Perlu diketahui, berdasarkan analisa siklus hidupnya, produksi buah kelapa akan mencatatkan penurunan setelah berumur 35 tahun. Degradasi ini disebabkan karena berkurangnya kemampuan pohon kelapa untuk menyerap nutrisi dari tanah.
Selain itu, akumulasi kerusakan pada biota alam dan imbas cuaca ekstrem (kekeringan, badai, angin topan) juga berdampak pada sistem regenerasi pohon kelapa.
Lalu dari sisi sumber daya manusia, terdapat kendala pada akses para petani kelapa terhadap benih, pupuk dan bahan tanam kualitas unggul lainnya. Selain itu, kebanyakan budidaya kelapa adalah sistem petani rakyat yang kurang mengadopsi teknologi modern.
Kondisi ini telah mengakibatkan penurunan signifikan dalam total luas tanam dan menimbulkan ancaman serius bagi masa depan dari industri kelapa.
Selain ketersediaan bahan baku dan penurunan penurunan produksi, persoalan lainnya terkait dengan ekspor. Para petani kelapa memiliki kecenderungan menjual hasil budidaya dalam kondisi kelapa utuh, sehingga porsi yang diolah untuk pangsa ekspor arang kurang.
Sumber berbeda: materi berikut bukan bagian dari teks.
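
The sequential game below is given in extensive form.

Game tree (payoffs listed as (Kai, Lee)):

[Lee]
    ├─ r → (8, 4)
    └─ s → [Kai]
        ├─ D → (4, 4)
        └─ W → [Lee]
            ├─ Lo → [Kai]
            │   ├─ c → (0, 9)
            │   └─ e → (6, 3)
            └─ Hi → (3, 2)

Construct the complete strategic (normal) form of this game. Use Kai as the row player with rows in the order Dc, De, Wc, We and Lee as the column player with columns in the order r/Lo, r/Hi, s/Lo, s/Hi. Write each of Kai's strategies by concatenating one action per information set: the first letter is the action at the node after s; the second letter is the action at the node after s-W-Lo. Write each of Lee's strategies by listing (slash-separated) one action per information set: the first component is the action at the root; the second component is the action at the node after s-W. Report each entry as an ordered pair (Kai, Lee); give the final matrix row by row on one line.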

Menurut Himpunan Pengusaha Briket Arang Kelapa Indonesia (HIPBAKI), ekspor butir kelapa utuh yang berlebihan ke luar negeri menyebabkan kesulitan bahan baku untuk produksi briket. Ini menyebabkan limbah tempurung kelapa yang menjadi bahan baku utama produksi briket menjadi langka. Alhasil, produksi briket tidak berjalan sesuai permintaan.
Kemudian, berdasarkan studi Komisi IV DRP RI, dari sisi pengiriman, perusahaan jasa (shipping company) sangat jarang yang bersedia mengangkut briket arang. Mereka memberikan persyaratan yang sulit atau menolak tanpa alasan yang jelas. Alhasil, terjadi penumpukan produk briket di pergudangan pabrik.
"Briket arang Indonesia itu primadona karena kualitasnya sangat baik. Permintaan importir juga tinggi. Tapi lagi-lagi kami terkendala oleh persoalan logistik,” kata Wakil Ketua Pengusaha Arang Briket Nusantara Indonesia Raya (PABNIR), Diah Tristani, dilansir Antara.
Potensi produksi arang kelapa di Indonesia, dianalisa dapat menghasilkan devisa negara mencapai Rp6,8 triliun per tahun. Harga arang kelapa Rp6.000 per kg, sementara hasil olahan berupa briket arang kelapa dapat dijual hingga Rp14.000 per kg.
Jika memasuki pasar ekspor briket arang dapat mencapai 1.300 dolar AS per ton atau setara Rp18.590 per kg dengan asumsi nilai tukar Rp14.300/USD.
Dari sini, maka kita melihat sejatinya Indonesia berpotensi untuk merebut pasar-pasar global dan menjadi bisa pemain dunia untuk arang. Hanya saja, kendala-kendala di atas harus menjadi perhatian lebih pemerintah untuk bisa meningkatkan produksi kelapa, mengatasi masalah logistik, dan persyaratan yang mudah.